The work went forward slowly and hesitantly, but when at last, unable to contain his secret any longer, he had taken Justine out to
see it, she had been unable to contain her tears as she walked about it, from window to window of the graceful rooms, to snatch now a picture of the emerald sea rolling on the sand, now a sudden whorled picture of the dunes sliding eastward into the sky. Then she sat down abruptly before the thorn fire in her habit and listened to the soft clear drumming of the sea upon the long beaches mingled with the cough and stamp of the horses in their new stalls beyond the courtyard. It was late autumn, then, and in the moist gathering darkness the fireflies had begun to snatch fitfully, filling them both with pleasure to think that already their oasis had begun to support other life than their own.
What Nessim had begun was now Justine’s to complete. The small terrace under the palm-tree was extended towards the east and walled in to hold back the steady sand-drift which, after a winter of wind, would move forward and cover the stones of the courtyard in six inches of sand. A windbreak of junipers contri-buted a dull copper humus of leaf-mould which in time would become firm soil nourishing first bushes and later other and taller trees.

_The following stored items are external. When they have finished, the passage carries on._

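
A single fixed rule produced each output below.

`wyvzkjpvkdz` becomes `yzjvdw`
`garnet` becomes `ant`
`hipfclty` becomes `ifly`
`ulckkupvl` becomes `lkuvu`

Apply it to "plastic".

lsip

Each output is the input with this applied: move the first character to the end, then keep every other character starting from the first (positions 1st, 3rd, 5th, ...).
On "plastic": the first step gives "lasticp", and the second then gives "lsip".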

She was careful, too, to repay her husband’s thoughtfulness by paying a tribute to what was then his ruling passion — astronomy. At one corner of the L-shaped block of buildings she laid down a small observatory which housed a telescope of thirty magnifica-tions. Here Nessim would sit night after night in the winter, dressed in his old rust-coloured abba, staring gravely at Betelgeuse, or hovering over books of calculations for all the world like some medieval soothsayer. Here too their friends could look at the moon or by altering the angle of the barrel catch sudden smoky glimpses of the clouds of pearl which the city always seemed to exhale from afar.
All this, of course began to stand in need of a guardian, and it came as no surprise to them when Panayotis arrived and took up his residence in a tiny room near the stables.